The Midwest and Northeast cluster in the lower left, with slow household formation and even slower construction. Chicago is the starkest case: roughly 30,000 new households a year against only 11,000 net new units.
How Far Behind Are the Largest Metros?
The figure below shows the gap ratio for the 40 most populous metros. Each label also reports the change in the vacancy rate over the period.
Chicago is the worst large metro, with a gap ratio of 0.36: for every ten new households, it adds fewer than four net new units. The vacancy rate correspondingly fell 2.6 percentage points over the five years. Riverside (0.52), Detroit (0.54), and Baltimore (0.54) follow, and among the fast-growing Sun Belt metros, Las Vegas (0.67), Tampa (0.76), and Orlando (0.59) are all seeing new demand outgrow new supply, despite their reputation for sprawling development.
At the other end, San Francisco is the most surprising result, with a gap ratio of 1.36, well above one. The metro synonymous with housing scarcity added stock faster than households formed over this period. The explanation, however, lies partly in weak demand growth: the post-2020 population outflow held household formation to just 49,000 over five years, while roughly 67,000 units came online.
Houston (1.07), San Antonio (1.04), Atlanta (1.04), Nashville (1.05), and Columbus (1.12) were all building more than enough to meet their growing populations. These are metros that combine steady construction with relatively permissive land use.
The Gap Ratio and Vacancy Changes
In addition to the gap ratio, we also use vacancy rates to gauge how much slack each market started with in 2019, and how much remains in 2024.
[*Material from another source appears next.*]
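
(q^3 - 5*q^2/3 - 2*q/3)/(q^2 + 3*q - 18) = q*(3*q^2 - 5*q - 2)/(3*(q^2 + 3*q - 18))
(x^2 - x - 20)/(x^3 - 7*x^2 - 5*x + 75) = (x + 4)/(x^2 - 2*x - 15)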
The figure below plots the gap ratio against the change in the vacancy rate. Metros that added less new supply than new demand sit in the lower-left band, where a shrinking vacancy cushion shows up as a falling vacancy rate. The handful of metros with new supply outpacing new household formation drift toward rising vacancy.
For example, Orlando had an unusually high vacancy rate of 17%, which then fell by 9%, down to 8%. Caution applies when interpreting the results for metros with the largest vacancy swings: ACS vacancy is gross vacancy, which includes seasonal and second homes. The sharpest declines are in Orlando (−8.9pp), Augusta (−8.7pp), Lakeland (−7.8pp), North Port (−7.3pp), and Syracuse (−6.2pp). Several of these metros are vacation and retirement markets, where seasonal units crucially contribute to the vacant stock. Thus, in these cities the drop also reflects second homes converting to year-round use.
Conclusion
We find that between 2019 and 2024, on average across large metros in the U.S., newly built units (net of demolitions) matched 85% of new household formation. While this gap is not massive, it has contributed to falling vacancy and a tightening of housing markets across the country, worsening the housing supply shortage.
The distribution of the gaps across cities reveals some interesting facts. Chicago, not San Francisco, has the worst gap among major metros, and several Rust Belt and Midwest metros have new supply lagging new household formation.
Houston, the standard example of permissive zoning, is building more than enough to accommodate new household formation. The same is true for Nashville, Columbus, San Antonio, and even Portland, Oregon.
For policymakers, the implication is that “the housing shortage” is really a collection of local gaps, and that uniform national targets will fit few of them well. For researchers, this exercise is a reminder of how much can be learned from simple stylized benchmarks constructed using ACS public data.